Effectiveness of adding Ankle stirrup to selected rehabilitation program in Chronic Ankle Instability: A Case Report.
Paper ID : 1100-ISCSR3 (R1)
Authors
Afaf Mohamed Tahoon1, Yasmin safwat abdalmageed2, Mariam Abdel-Nasser Ali Abdel-Hammed2, Noor Ezz-Eldin Abdel-Fatah2, Mariam Adel Abdel-Ghaffar2, Haidi Mohamed Bakry2, Mohamed Amgad Newir *2
1Lecturer at Faculty of Physical Therapy at Cairo University
2Physical therapy student at Cairo University.
Abstract
Background

Chronic ankle instability (CAI) is a prevalent condition among young active individuals encompasses functional and mechanical instability and leads to negative consequences of kinematics alternations and neuromuscular adaptations ultimately increasing the risk of re-injury. Despite various rehabilitation approaches, the role of Ankle Orthosis in CAI management remains inconsistent with no adequate literature regarding its effects on ankle function and kinematics
Objectives: This case report aims to provide preliminary evidence for a randomized controlled trial to evaluate the effect of integrating ankle stirrup (AS) into a structured rehabilitation program could offer clinical benefits on ankle stability, dynamic balance, and ankle joint complex kinematics in CAI

Methods:

A 22-year-old male was diagnosed with CAI based on the last ankle instability consort criteria.

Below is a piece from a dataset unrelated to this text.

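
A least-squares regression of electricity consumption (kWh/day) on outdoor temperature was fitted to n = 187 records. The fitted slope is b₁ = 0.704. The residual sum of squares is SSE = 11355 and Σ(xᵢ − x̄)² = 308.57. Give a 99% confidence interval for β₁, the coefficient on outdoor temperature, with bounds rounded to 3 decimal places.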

The patient received 6 sessions over 2 weeks. The rehabilitation program includes peroneal muscle myofascial release, active stretching of calf muscles, mobilization with movement to increase dorsiflexion, Y balance training, tip-toe strengthening exercises, and using AS during weight-bearing activities. Baseline and after the sixth sessions assessments of ankle instability using Cumberland Ankle Instability Tool (CAIT), dynamic balance (Y balance test), talocrural kinematics of hindfoot angle (HA), and subtalar kinematics of calcaneal stance position angle (CSPA) (Kinovea software) both measured in resting and maximum heel raise.

Results:

Regarding CAIT, the score after treatment was beyond the cutoff value of 24 which determines CAI diagnosis with 44 % percent improvement. HA resting (87%), and HA maximum (92.2%) showed the most improved kinematics. Subtalar kinematics revealed only 5.9 % - 3.3 % in CSPA resting and maximum respectively. Posterolateral direction ( 6.4%) was more improved than anterior (1.2 %) and posteromedial (1.6) directions

Conclusion:

Based on the findings, clinicians should consider using AS with a rehabilitation program targeting neuromuscular deficit and muscle imbalance. Clinical trials are necessary to validate these findings.
Keywords
chronic ankle instability (CAI), Ankle stirrup, ankle kinematics, dynamic balance, Y balance test, rehabilitation.